Vilankurichi is a census town in Coimbatore North taluk of Coimbatore district in the Indian state of Tamil Nadu. Located in the western part of the state, it is one of the seven villages in Thudiyalur block. Spread across an area of 9.2 km2, it had a population of 24,235 individuals as per the 2011 census.

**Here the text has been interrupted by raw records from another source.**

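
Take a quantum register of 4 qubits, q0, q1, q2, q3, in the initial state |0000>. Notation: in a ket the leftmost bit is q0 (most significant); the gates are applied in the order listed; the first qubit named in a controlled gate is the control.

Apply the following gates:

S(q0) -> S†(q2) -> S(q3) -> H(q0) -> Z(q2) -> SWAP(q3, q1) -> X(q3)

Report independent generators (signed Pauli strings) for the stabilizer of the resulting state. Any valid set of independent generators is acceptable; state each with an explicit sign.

One valid set of independent stabilizer generators is +XIII, +IZII, +IIZI, -IIIZ (any independent generating set of the same group is equally correct).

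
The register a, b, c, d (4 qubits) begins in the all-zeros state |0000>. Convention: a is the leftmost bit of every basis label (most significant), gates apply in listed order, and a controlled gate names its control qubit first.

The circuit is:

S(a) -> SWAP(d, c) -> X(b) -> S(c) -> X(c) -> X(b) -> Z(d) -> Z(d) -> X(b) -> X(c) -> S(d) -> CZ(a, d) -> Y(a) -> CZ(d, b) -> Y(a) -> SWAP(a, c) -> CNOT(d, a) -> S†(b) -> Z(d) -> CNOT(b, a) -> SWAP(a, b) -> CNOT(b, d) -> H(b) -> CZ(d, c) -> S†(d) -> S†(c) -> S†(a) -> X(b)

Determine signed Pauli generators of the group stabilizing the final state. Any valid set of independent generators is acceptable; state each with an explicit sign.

One valid set of independent stabilizer generators is -IXII, -ZIII, +IIZI, -IIIZ (any independent generating set of the same group is equally correct). Key observation: gates 5-10 undo each other exactly, leaving only the rest of the circuit to track.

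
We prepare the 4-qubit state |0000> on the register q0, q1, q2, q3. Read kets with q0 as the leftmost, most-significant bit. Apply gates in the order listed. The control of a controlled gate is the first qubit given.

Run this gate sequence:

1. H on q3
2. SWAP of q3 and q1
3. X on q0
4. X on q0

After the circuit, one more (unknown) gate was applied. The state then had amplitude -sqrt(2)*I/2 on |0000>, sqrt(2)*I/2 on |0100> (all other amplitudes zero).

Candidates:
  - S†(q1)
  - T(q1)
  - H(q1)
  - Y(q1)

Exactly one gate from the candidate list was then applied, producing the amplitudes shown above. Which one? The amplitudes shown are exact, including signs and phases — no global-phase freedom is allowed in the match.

The applied gate was Y(q1).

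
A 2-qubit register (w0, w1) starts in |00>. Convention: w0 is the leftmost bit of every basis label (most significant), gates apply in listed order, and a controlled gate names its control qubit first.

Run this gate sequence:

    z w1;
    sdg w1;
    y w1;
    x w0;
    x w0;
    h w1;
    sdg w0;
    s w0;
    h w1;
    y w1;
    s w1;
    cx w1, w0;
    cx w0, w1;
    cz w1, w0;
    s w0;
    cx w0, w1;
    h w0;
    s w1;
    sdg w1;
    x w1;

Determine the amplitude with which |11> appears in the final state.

The amplitude on |11> is sqrt(2)/2. Key observation: the block from step 6 through step 9 cancels to the identity and can be dropped.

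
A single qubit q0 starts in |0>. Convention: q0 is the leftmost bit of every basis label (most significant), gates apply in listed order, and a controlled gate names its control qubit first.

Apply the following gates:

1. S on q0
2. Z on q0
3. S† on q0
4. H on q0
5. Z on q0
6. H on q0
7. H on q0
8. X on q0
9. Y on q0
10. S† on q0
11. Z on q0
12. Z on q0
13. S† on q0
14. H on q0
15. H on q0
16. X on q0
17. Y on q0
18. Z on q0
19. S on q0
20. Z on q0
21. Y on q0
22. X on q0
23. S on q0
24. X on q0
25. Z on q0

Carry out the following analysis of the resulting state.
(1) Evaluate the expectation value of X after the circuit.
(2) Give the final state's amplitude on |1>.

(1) The observable X averages to -1.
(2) |1> carries amplitude sqrt(2)*I/2 in the final state.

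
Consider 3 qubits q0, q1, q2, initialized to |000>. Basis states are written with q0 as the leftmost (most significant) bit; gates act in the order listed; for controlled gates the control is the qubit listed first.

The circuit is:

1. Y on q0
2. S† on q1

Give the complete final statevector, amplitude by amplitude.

After the circuit, the state carries amplitude I on |100>, and 0 on every other basis state.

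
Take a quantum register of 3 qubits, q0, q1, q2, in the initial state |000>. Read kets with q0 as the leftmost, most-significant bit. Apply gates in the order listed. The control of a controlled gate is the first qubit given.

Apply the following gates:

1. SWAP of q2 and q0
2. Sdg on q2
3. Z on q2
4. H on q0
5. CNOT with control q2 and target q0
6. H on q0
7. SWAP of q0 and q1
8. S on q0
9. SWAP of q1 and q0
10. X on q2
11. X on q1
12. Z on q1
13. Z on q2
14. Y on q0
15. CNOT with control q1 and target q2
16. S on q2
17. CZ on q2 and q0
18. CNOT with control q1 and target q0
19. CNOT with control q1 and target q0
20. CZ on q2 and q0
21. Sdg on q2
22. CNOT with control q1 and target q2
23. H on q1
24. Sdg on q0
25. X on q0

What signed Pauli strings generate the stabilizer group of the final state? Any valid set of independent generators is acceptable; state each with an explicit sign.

The final state is stabilized by the group generated by -IXI, +ZII, -IIZ; other independent generating sets are equally valid.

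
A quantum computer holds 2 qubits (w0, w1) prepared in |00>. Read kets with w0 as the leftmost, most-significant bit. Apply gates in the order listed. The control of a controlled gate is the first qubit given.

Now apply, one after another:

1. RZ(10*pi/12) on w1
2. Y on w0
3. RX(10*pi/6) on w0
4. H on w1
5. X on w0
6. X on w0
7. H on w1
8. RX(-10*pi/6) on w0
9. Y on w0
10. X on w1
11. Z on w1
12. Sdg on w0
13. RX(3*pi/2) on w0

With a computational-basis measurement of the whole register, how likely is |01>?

Outcome |01> occurs with probability 1/2. Key observation: gates 2-9 undo each other exactly, leaving only the rest of the circuit to track.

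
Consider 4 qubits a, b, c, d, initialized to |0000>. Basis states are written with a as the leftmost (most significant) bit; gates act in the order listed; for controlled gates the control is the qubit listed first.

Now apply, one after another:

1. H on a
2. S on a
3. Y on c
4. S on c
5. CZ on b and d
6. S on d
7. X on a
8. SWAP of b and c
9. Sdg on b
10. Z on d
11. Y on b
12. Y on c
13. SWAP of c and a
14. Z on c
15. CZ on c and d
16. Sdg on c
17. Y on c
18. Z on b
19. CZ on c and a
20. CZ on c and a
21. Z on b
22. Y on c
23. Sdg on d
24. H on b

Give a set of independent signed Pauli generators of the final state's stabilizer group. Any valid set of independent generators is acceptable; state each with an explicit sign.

One valid set of independent stabilizer generators is +IXII, +IIXI, -ZIII, +IIIZ (any independent generating set of the same group is equally correct). Key observation: steps 17-22 multiply out to the identity, so the circuit reduces to the remaining gates.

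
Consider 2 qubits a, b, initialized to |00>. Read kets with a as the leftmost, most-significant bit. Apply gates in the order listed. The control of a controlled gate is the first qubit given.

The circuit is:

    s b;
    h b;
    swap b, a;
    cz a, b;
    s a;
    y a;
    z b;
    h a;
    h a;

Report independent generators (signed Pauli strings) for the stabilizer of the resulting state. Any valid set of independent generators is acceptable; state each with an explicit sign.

The stabilizer group can be generated by +YI, +IZ, among other valid generating sets.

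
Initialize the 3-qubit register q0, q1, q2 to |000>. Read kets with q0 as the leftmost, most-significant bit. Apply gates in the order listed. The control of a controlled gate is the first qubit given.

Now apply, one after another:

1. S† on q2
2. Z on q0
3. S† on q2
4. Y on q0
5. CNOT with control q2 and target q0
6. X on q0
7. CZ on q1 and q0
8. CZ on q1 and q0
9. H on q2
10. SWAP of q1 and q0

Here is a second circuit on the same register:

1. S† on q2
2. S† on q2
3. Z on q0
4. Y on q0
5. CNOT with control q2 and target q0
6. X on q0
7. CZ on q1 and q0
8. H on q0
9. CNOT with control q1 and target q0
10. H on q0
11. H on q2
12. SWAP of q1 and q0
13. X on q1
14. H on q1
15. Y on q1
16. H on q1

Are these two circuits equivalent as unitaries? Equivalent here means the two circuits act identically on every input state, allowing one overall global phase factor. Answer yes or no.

No — the two circuits implement different unitaries, even allowing a global phase.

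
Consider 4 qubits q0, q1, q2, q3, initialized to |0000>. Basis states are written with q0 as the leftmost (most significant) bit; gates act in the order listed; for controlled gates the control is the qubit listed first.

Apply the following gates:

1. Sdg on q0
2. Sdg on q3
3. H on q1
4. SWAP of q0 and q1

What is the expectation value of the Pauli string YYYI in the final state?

The expectation value of YYYI is 0.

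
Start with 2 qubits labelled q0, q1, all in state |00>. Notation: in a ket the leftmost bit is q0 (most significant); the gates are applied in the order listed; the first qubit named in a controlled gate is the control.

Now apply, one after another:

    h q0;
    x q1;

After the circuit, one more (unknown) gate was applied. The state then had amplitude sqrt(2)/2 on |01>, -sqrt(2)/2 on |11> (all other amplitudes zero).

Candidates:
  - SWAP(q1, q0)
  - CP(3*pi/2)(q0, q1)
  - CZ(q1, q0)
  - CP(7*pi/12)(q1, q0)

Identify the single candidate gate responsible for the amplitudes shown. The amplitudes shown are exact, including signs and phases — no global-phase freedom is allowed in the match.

The applied gate was CZ(q1, q0).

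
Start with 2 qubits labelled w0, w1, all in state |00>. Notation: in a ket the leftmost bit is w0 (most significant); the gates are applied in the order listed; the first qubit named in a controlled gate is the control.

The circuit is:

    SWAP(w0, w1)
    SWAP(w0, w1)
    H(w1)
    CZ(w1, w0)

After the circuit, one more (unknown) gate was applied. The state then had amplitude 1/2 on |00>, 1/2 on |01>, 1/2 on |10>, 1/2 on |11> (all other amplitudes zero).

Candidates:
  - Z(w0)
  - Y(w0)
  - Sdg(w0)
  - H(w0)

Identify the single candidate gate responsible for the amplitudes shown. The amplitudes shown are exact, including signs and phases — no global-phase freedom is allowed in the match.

The unique candidate consistent with the amplitudes is H(w0). Key observation: steps 1-2 multiply out to the identity, so the circuit reduces to the remaining gates.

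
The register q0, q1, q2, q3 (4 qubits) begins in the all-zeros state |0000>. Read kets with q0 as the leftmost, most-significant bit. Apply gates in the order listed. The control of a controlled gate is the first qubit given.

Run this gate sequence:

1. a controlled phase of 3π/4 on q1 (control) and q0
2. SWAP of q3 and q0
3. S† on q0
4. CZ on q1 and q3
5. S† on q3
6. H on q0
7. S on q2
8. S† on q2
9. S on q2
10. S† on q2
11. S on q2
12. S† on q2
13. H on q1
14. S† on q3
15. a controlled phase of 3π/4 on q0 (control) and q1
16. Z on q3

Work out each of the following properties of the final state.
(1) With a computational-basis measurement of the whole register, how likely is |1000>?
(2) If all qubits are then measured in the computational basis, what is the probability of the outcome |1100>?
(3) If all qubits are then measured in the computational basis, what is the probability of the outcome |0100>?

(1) Outcome |1000> occurs with probability 1/4. Key observation: gates 7-12 undo each other exactly, leaving only the rest of the circuit to track.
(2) Outcome |1100> occurs with probability 1/4.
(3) The probability of measuring |0100> is 1/4.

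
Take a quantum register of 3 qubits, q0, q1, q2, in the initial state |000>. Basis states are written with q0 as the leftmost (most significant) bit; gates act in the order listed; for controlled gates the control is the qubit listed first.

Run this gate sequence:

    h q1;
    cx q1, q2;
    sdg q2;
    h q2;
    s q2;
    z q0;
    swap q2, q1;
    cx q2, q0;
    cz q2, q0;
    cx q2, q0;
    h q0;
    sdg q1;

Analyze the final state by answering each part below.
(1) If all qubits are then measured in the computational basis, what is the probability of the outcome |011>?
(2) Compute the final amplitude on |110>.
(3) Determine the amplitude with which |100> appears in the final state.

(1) The probability of measuring |011> is 1/8.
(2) The final state's coefficient on |110> equals sqrt(2)/4.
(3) The amplitude on |100> is sqrt(2)/4.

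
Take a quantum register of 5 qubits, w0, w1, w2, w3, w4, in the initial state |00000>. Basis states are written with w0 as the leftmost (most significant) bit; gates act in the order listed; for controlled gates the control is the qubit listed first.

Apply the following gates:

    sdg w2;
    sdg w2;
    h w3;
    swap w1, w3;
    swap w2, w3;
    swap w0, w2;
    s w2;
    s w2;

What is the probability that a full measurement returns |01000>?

The probability of measuring |01000> is 1/2.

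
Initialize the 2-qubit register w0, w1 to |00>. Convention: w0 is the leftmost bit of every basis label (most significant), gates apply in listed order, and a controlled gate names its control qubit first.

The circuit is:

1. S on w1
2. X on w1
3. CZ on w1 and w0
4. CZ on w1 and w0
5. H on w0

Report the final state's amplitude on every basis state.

After the circuit, the state carries amplitude 0 on |00>, sqrt(2)/2 on |01>, 0 on |10>, sqrt(2)/2 on |11>. Key observation: the block from step 3 through step 4 cancels to the identity and can be dropped.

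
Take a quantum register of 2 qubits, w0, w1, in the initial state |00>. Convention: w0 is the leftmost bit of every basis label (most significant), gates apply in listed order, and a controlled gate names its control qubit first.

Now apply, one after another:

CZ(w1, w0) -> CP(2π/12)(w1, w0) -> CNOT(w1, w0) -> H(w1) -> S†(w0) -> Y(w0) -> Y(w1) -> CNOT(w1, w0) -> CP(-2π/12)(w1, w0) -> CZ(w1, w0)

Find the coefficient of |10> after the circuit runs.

The final state's coefficient on |10> equals sqrt(2)/2.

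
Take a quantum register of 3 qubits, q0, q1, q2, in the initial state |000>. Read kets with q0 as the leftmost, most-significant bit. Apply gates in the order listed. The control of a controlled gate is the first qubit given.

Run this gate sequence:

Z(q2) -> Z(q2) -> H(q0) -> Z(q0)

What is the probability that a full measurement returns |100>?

The probability of measuring |100> is 1/2.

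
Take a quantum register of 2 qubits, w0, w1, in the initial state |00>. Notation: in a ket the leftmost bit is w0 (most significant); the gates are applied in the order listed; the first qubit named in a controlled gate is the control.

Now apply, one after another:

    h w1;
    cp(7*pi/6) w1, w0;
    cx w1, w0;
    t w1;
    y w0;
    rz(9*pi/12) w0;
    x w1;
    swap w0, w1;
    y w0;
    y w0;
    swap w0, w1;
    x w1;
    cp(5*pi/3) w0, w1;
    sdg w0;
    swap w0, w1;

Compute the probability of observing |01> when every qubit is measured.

Outcome |01> occurs with probability 1/2. Key observation: the block from step 7 through step 12 cancels to the identity and can be dropped.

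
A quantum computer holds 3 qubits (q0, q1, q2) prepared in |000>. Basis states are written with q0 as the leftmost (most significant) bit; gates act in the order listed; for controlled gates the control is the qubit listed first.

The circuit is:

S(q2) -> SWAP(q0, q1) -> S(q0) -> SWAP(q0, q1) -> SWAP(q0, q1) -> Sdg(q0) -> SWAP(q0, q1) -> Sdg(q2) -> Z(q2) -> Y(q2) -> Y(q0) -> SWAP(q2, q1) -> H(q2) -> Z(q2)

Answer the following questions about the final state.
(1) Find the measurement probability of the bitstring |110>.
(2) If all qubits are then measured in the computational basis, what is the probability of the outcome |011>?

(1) A full measurement returns |110> with probability 1/2. Key observation: the block from step 1 through step 8 cancels to the identity and can be dropped.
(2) Outcome |011> occurs with probability 0.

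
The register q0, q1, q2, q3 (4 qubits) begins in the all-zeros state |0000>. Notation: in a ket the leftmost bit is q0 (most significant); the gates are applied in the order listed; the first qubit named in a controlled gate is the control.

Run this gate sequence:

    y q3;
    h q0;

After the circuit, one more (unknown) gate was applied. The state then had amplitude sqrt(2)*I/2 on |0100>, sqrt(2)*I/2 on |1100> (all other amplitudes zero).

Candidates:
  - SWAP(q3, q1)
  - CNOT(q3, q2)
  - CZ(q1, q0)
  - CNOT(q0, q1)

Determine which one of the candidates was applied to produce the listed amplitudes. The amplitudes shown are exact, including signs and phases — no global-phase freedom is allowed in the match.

The unique candidate consistent with the amplitudes is SWAP(q3, q1).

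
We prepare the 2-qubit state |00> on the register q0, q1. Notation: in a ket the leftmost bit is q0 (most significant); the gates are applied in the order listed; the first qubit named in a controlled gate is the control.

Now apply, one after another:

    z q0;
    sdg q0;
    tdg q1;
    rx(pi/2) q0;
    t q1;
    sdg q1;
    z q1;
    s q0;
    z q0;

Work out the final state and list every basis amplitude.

The resulting statevector has amplitude sqrt(2)/2 on |00>, 0 on |01>, -sqrt(2)/2 on |10>, 0 on |11>.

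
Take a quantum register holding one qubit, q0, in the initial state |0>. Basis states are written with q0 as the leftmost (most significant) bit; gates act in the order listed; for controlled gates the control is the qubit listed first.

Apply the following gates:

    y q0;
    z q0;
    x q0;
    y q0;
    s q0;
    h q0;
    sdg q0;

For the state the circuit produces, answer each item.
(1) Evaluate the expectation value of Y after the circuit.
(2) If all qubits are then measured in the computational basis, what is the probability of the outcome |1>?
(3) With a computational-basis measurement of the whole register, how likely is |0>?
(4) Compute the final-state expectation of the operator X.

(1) The observable Y averages to 1.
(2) Outcome |1> occurs with probability 1/2.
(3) A full measurement returns |0> with probability 1/2.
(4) The observable X averages to 0.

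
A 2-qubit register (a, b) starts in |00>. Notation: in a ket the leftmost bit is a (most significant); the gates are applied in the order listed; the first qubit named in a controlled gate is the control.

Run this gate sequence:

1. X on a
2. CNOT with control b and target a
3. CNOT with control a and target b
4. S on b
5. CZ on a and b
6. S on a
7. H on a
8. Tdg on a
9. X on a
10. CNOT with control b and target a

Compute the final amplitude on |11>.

The amplitude on |11> is sqrt(2)*exp(3*I*pi/4)/2.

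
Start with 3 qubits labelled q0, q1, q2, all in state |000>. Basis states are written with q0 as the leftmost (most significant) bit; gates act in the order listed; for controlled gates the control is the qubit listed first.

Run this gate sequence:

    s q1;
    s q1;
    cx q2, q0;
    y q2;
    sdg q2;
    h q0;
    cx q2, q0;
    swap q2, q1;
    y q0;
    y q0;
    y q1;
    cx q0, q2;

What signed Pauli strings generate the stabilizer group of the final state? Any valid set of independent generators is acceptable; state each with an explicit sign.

One valid set of independent stabilizer generators is +XIX, +ZIZ, +IZI (any independent generating set of the same group is equally correct).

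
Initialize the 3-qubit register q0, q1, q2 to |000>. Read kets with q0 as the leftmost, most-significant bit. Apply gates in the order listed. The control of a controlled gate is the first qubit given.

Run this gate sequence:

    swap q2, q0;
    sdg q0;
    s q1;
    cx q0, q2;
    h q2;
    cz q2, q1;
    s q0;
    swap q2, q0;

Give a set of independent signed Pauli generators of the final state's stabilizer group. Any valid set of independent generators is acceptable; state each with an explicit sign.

One valid set of independent stabilizer generators is +XII, +IZI, +IIZ (any independent generating set of the same group is equally correct).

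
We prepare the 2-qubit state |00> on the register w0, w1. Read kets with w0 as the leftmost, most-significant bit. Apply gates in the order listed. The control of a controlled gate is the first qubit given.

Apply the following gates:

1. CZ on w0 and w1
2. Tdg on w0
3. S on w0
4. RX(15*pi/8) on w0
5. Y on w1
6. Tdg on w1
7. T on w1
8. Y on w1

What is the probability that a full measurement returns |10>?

The probability of measuring |10> is sin(pi/16)**2. Key observation: steps 5-8 multiply out to the identity, so the circuit reduces to the remaining gates.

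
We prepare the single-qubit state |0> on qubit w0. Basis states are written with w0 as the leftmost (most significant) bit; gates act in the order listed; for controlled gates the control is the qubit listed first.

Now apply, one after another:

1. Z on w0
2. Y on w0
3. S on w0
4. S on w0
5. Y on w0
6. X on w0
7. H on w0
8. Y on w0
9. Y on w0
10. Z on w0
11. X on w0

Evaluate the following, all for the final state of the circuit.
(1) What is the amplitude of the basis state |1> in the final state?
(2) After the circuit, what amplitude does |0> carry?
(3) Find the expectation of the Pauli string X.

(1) The amplitude on |1> is -sqrt(2)/2.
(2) |0> carries amplitude -sqrt(2)/2 in the final state.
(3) In the final state, X has expectation 1.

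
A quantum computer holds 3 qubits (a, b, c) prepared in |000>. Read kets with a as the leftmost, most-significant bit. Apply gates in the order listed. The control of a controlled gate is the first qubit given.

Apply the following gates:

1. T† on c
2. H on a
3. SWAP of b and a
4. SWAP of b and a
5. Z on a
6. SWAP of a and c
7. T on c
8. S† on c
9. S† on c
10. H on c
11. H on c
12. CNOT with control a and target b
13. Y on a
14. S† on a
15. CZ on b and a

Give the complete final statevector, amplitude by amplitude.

The final amplitudes are sqrt(2)/2 on |100>, sqrt(2)*exp(I*pi/4)/2 on |101>, and 0 on every other basis state.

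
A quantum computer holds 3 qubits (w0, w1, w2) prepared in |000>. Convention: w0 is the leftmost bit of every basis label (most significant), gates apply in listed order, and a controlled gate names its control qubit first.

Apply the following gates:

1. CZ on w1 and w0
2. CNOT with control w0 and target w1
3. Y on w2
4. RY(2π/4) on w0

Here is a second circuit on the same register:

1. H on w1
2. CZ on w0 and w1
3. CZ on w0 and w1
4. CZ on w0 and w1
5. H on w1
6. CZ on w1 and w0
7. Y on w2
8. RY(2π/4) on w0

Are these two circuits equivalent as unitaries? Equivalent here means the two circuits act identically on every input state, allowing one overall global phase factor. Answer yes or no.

No: there is an input state on which the two circuits produce genuinely different outputs (not merely differing by a phase).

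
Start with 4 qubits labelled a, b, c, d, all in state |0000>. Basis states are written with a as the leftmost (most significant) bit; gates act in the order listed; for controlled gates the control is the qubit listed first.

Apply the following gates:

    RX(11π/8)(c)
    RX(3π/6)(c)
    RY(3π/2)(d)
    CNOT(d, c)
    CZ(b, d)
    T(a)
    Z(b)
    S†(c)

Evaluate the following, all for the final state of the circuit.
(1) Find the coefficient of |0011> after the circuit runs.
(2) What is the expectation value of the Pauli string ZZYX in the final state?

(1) The amplitude on |0011> is sqrt(2)*I*cos(pi/16)/2.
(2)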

== Geography and administration ==
Vilankurichi is located in Coimbatore North taluk of Coimbatore district in the Indian state of Tamil Nadu. It is one of the seven villages in Thudiyalur block. Spread across an area of 9.2 km2, it is located in the western part of the state. It forms part of the Kavundampalayam Assembly constituency that elects its member to the Tamil Nadu legislative assembly and the Coimbatore Lok Sabha constituency that elects its member to the Parliament of India.

==Demographics==
As per the 2011 census, Vilankurichi had a population of 24,235 individuals across 6,608 households. The population saw a significant increase compared to the previous census in 2001 when 9,124 inhabitants were registered. The population consisted of 12,171 males and 12,064 females. About 2,462 individuals were below the age of six years. About 9.9% of the population belonged to scheduled castes . The entire population is classified as urban. The town has an average literacy rate of 91.1%.

About 42.8% of the eligible population were employed full-time. Hinduism was the majority religion which was followed by 87.6% of the population, with Christianity (10.6%) and Islam (1.7%) being minor religions.